Partition–diffusion–reaction bounds for thin-film membrane formation kinetics

Abstract

New membrane chemistries and structures have rapidly developed over the last ten years, driven by applications ranging from critical metals separations and carbon capture to highly chlorine-resistant reverse-osmosis membranes. The thin selective layer at the heart of reverse osmosis and nanofiltration membranes is typically fabricated using interfacial synthesis, with multifunctional aqueous-phase monomers and organicphase monomers. Here, we develop a physics-based model of partition, diffusion, and reaction dynamics during the early stages of interfacial synthesis.
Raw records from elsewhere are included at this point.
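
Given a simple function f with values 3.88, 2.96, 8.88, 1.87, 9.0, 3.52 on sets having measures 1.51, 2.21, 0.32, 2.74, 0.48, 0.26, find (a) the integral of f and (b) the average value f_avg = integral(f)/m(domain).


Step 1: Integral = sum(value_i * measure_i)
= 3.88*1.51 + 2.96*2.21 + 8.88*0.32 + 1.87*2.74 + 9.0*0.48 + 3.52*0.26
= 5.8588 + 6.5416 + 2.8416 + 5.1238 + 4.32 + 0.9152
= 25.601
Step 2: Total measure of domain = 1.51 + 2.21 + 0.32 + 2.74 + 0.48 + 0.26 = 7.52
Step 3: Average value = 25.601 / 7.52 = 3.404388


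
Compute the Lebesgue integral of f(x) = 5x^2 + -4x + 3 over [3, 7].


The Lebesgue integral of a Riemann-integrable function agrees with the Riemann integral.
Antiderivative F(x) = (5/3)x^3 + (-4/2)x^2 + 3x
F(7) = (5/3)*7^3 + (-4/2)*7^2 + 3*7
     = (5/3)*343 + (-4/2)*49 + 3*7
     = 571.666667 + -98 + 21
     = 494.666667
F(3) = 36
Integral = F(7) - F(3) = 494.666667 - 36 = 458.666667


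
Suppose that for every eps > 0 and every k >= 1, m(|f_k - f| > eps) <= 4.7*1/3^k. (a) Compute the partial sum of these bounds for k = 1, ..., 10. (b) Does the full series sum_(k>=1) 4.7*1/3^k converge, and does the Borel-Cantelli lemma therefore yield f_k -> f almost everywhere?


Step 1: List the terms 4.7*1/3^k for k = 1 to 10:
  k=1: 1.566667
  k=2: 0.522222
  k=3: 0.174074
  k=4: 0.058025
  k=5: 0.019342
  k=6: 0.006447
  k=7: 0.002149
  k=8: 7.163542e-04
  k=9: 2.387847e-04
  k=10: 7.959491e-05
Step 2: Partial sum = 1.566667 + 0.522222 + 0.174074 + 0.058025 + 0.019342 + 0.006447 + 0.002149 + 7.163542e-04 + 2.387847e-04 + 7.959491e-05
     = 2.34996
Step 3: The full series sum_(k>=1) 4.7*1/3^k converges (geometric series with ratio 1/3 < 1; a constant multiple of a convergent series converges).
Step 4: Fix eps > 0. Since sum_k m(|f_k - f| > eps) < infinity, the Borel-Cantelli lemma gives
        m(limsup_k {|f_k - f| > eps}) = 0, i.e. for a.e. x, |f_k(x) - f(x)| <= eps for all large k.
        Applying this with eps = 1/j for j = 1, 2, ... and intersecting the countably many full-measure sets,
        for a.e. x we get limsup_k |f_k(x) - f(x)| <= 1/j for every j, hence f_k -> f almost everywhere.
Conclusion: series converges; Borel-Cantelli yields f_k -> f a.e.


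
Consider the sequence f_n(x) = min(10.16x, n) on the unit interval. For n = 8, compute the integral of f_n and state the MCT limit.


f(x) = 10.16x on [0,1]; f_n(x) = min(10.16x, n). At n = 8:
Step 1: f(x) reaches 8 at x = 8/10.16 = 0.787402
Step 2: integral(f_8) = integral(10.16x, 0, 0.787402) + integral(8, 0.787402, 1)
       = 10.16*0.787402^2/2 + 8*(1 - 0.787402)
       = 3.149606 + 1.700787
       = 4.850394
Step 3: As n -> infinity, f_n increases to f, so by MCT integral(f_n) -> integral(f) = 10.16/2 = 5.08.
Convergence: integral(f_8) = 4.850394 -> 5.08 as n -> infinity


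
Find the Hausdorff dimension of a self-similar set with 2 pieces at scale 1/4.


For a self-similar set with N copies scaled by 1/r:
dim_H = log(N)/log(r) = log(2)/log(4)
= 0.693147/1.386294
= 0.5


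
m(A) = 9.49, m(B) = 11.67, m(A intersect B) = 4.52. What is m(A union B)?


By inclusion-exclusion: m(A u B) = m(A) + m(B) - m(A n B)
= 9.49 + 11.67 - 4.52
= 16.64


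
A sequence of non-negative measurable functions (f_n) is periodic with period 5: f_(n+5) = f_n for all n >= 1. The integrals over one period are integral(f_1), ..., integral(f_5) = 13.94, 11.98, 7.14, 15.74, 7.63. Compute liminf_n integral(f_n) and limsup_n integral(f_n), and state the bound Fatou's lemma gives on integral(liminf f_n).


The sequence (integral(f_n)) is periodic with period 5, repeating the values 13.94, 11.98, 7.14, 15.74, 7.63 indefinitely.
Step 1: For a periodic sequence, every tail (a_m, a_(m+1), ...) contains all 5 period values infinitely often.
Step 2: Hence inf of every tail = min of the period values = min(13.94, 11.98, 7.14, 15.74, 7.63) = 7.14.
        liminf_n integral(f_n) = sup over m of (inf of tail from m) = 7.14.
Step 3: Similarly sup of every tail = max of the period values = 15.74.
        limsup_n integral(f_n) = 15.74.
Step 4: Fatou's lemma: integral(liminf_n f_n) <= liminf_n integral(f_n) = 7.14.
        So the integral of the pointwise liminf is at most 7.14.


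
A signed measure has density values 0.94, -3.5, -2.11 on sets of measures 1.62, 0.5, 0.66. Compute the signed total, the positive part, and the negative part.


Step 1: Compute signed measure on each set:
  Set 1: 0.94 * 1.62 = 1.5228
  Set 2: -3.5 * 0.5 = -1.75
  Set 3: -2.11 * 0.66 = -1.3926
Step 2: Total signed measure = (1.5228) + (-1.75) + (-1.3926)
     = -1.6198
Step 3: Positive part mu+(X) = sum of positive contributions = 1.5228
Step 4: Negative part mu-(X) = |sum of negative contributions| = 3.1426


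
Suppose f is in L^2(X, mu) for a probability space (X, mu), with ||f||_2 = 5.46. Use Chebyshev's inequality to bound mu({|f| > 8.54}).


Chebyshev/Markov inequality: mu(|f| > eps) <= (||f||_p / eps)^p
Step 1: ||f||_2 / eps = 5.46 / 8.54 = 0.639344
Step 2: Raise to power p = 2:
  (0.639344)^2 = 0.408761
Step 3: Therefore mu(|f| > 8.54) <= 0.408761


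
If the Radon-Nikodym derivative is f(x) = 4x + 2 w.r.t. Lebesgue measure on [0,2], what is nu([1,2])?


nu(A) = integral_A (dnu/dmu) dmu = integral_1^2 (4x + 2) dx
Step 1: Antiderivative F(x) = (4/2)x^2 + 2x
Step 2: F(2) = (4/2)*2^2 + 2*2 = 8 + 4 = 12
Step 3: F(1) = (4/2)*1^2 + 2*1 = 2 + 2 = 4
Step 4: nu([1,2]) = F(2) - F(1) = 12 - 4 = 8


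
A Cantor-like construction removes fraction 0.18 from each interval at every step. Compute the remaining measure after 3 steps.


Step 1: At each step, fraction remaining = 1 - 0.18 = 0.82
Step 2: After 3 steps, measure = (0.82)^3
Step 3: Computing the power step by step:
  After step 1: 0.82
  After step 2: 0.6724
  After step 3: 0.551368
Result = 0.551368


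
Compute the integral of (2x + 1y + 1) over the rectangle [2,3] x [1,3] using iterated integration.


By Fubini, integrate in x first, then y.
Step 1: Fix y, integrate over x in [2,3]:
  integral(2x + 1y + 1, x=2..3)
  = 2*(3^2 - 2^2)/2 + (1y + 1)*(3 - 2)
  = 5 + (1y + 1)*1
  = 5 + 1y + 1
  = 6 + 1y
Step 2: Integrate over y in [1,3]:
  integral(6 + 1y, y=1..3)
  = 6*2 + 1*(3^2 - 1^2)/2
  = 12 + 4
  = 16


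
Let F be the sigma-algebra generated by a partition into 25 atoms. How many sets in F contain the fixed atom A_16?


Each element of F is a union of some subset S of the 25 atoms.
The element contains A_16 iff A_16 is in S.
So we count subsets S of {A_1,...,A_25} with A_16 in S: choose freely among the other 24 atoms.
Count = 2^(25-1) = 2^24 = 16777216.


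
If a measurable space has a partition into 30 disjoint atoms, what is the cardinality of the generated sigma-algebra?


Each element of the sigma-algebra is a union of some subset of the 30 atoms.
The number of such subsets is 2^30 = 1073741824.


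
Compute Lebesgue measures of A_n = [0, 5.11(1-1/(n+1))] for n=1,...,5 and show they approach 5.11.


By continuity of measure from below: if A_n increases to A, then m(A_n) -> m(A).
Here A = [0, 5.11], so m(A) = 5.11
Step 1: a_1 = 5.11*(1 - 1/2) = 2.555, m(A_1) = 2.555
Step 2: a_2 = 5.11*(1 - 1/3) = 3.4067, m(A_2) = 3.4067
Step 3: a_3 = 5.11*(1 - 1/4) = 3.8325, m(A_3) = 3.8325
Step 4: a_4 = 5.11*(1 - 1/5) = 4.088, m(A_4) = 4.088
Step 5: a_5 = 5.11*(1 - 1/6) = 4.2583, m(A_5) = 4.2583
Limit: m(A_n) -> m([0,5.11]) = 5.11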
These processes critically impact membrane structure and performance. By solving the resulting partial differential equations numerically and with analytical approximations, we demonstrate that the planar reaction rate is initially limited by the partitioning and diffusion of the aqueous-phase reactant into the organic phase. Later, finite reactant availability and aqueous-phase diffusion become limiting. Through a combination of nondimensionalization, parameter mapping, and property prediction, we develop a framework that spans a wide parameter space in reactant chemistry, solvent and support layer choice, and initial reactant concentrations. We demonstrate that the planar reaction rate and dynamics are strongly affected by the partition coefficient of the aqueous reactant, which varies rapidly with changes in reactant and solvent chemistry. The influence of diffusion variations is more limited. This tractable, physics-based model enables the rapid quantification of monomer and solvent impact on interfacial synthesis, which is essential for the rational development of new high-performance thin-film composite membranes.